The popularity of butter is dependent upon its flavor, for its fuel value is not greater than any other fat. Indeed butter does not contain as much fat as do the vegetable oils and fats, and certain other animal fats. Butter contains 85 per cent of fat while many vegetable oils and fats and lard contain 100 per cent of fat. Butter contains, however, certain growth-producing substances called vitamines (see Division Seven). All fats do not contain vitamines. The latter are found in butter, but are not present in vegetable oils and fats and in pork fat.
Butter is one of the most expensive foods of a household. Its use, therefore, must be carefully considered. Because of its pleasing flavor, for some purposes no fat is as desirable as butter. If, however, fat is to be combined with foods of pronounced flavor, i.e. foods whose flavor is strong enough to cover up other food flavors, other fats may be substituted with satisfactory results.
(b) Oleomargarin is a combination of several different fats. It is usually made by churning soft beef fat (called oleo oil) and neutral (i.e. carefully rendered) lard with milk or cream. Sometimes butter and cottonseed and peanut oils are added. Because colored oleomargarin is highly taxed, this fat is usually not colored in its preparation for the market.
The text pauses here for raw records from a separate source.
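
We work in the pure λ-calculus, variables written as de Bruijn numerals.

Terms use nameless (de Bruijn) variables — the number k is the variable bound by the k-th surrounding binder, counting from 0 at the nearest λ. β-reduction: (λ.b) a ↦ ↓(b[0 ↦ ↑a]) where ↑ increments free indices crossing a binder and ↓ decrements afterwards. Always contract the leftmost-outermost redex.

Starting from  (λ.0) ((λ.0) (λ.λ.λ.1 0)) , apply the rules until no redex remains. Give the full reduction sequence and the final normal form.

  start: (λ.0) ((λ.0) (λ.λ.λ.1 0))
  step 1: (λ.0) (λ.λ.λ.1 0)
  step 2: λ.λ.λ.1 0

Answer: normal form = λ.λ.λ.1 0  (in 2 steps)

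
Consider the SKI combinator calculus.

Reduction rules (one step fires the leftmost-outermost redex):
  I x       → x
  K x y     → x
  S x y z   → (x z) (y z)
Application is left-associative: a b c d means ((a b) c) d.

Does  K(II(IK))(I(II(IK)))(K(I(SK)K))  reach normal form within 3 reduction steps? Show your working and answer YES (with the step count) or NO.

Answer: NO — after 3 steps the term is IK(K(I(SK)K)), not yet normal

Reduction:
  start: K(II(IK))(I(II(IK)))(K(I(SK)K))
  →1  II(IK)(K(I(SK)K))
  →2  I(IK)(K(I(SK)K))
  →3  IK(K(I(SK)K))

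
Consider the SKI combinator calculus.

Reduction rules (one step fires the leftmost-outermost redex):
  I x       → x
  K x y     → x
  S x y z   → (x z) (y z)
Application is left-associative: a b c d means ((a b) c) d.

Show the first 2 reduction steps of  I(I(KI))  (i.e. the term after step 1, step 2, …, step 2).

  start: I(I(KI))
  [1] I(KI)
  [2] KI

Answer: after 2 steps: KI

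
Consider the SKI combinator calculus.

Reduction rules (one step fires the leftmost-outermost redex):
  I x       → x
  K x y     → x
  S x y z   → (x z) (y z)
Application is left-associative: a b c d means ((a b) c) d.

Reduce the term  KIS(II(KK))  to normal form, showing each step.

  start: KIS(II(KK))
  →1  I(II(KK))
  →2  II(KK)
  →3  I(KK)
  →4  KK

Answer: normal form = KK  (in 4 steps)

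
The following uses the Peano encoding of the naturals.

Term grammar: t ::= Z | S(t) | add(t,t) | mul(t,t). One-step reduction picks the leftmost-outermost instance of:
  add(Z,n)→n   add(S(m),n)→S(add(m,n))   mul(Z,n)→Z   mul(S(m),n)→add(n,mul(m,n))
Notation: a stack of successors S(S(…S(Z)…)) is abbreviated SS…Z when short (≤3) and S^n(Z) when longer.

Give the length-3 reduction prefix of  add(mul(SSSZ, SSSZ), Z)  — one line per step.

  start: add(mul(SSSZ, SSSZ), Z)
  →1  add(add(SSSZ, mul(SSZ, SSSZ)), Z)
  →2  add(S(add(SSZ, mul(SSZ, SSSZ))), Z)
  →3  S(add(add(SSZ, mul(SSZ, SSSZ)), Z))

Answer: after 3 steps: S(add(add(SSZ, mul(SSZ, SSSZ)), Z))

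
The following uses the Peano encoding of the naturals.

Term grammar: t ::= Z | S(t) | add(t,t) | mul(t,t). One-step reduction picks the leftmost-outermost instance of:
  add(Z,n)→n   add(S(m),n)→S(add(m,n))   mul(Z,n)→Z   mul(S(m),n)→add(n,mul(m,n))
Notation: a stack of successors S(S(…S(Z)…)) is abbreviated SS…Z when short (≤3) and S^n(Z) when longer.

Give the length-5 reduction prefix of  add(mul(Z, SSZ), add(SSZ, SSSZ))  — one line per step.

  start: add(mul(Z, SSZ), add(SSZ, SSSZ))
  step 1: add(Z, add(SSZ, SSSZ))
  step 2: add(SSZ, SSSZ)
  step 3: S(add(SZ, SSSZ))
  step 4: S(S(add(Z, SSSZ)))
  step 5: S^5(Z)

Answer: after 5 steps: S^5(Z)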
The term oleomargarin is used not only as the trade name for fat of the composition stated above, but as the legal name of any food fat prepared as a butter substitute. To comply with the law, solid fats found at market and containing no oleo oil are labeled oleomargarin.
(c) Nut Margarin is also a mixture of various fats. It usually consists of coconut oil combined with cottonseed or peanut oil.
(d) Meat Fats.—The fat of pork is commonly "tried out" or "rendered" to free it from connective tissue. That obtained from trying out the fat from around the kidneys is called leaf lard; ordinary lard is obtained from the fats of other parts of the animal. The former is considered of superior quality.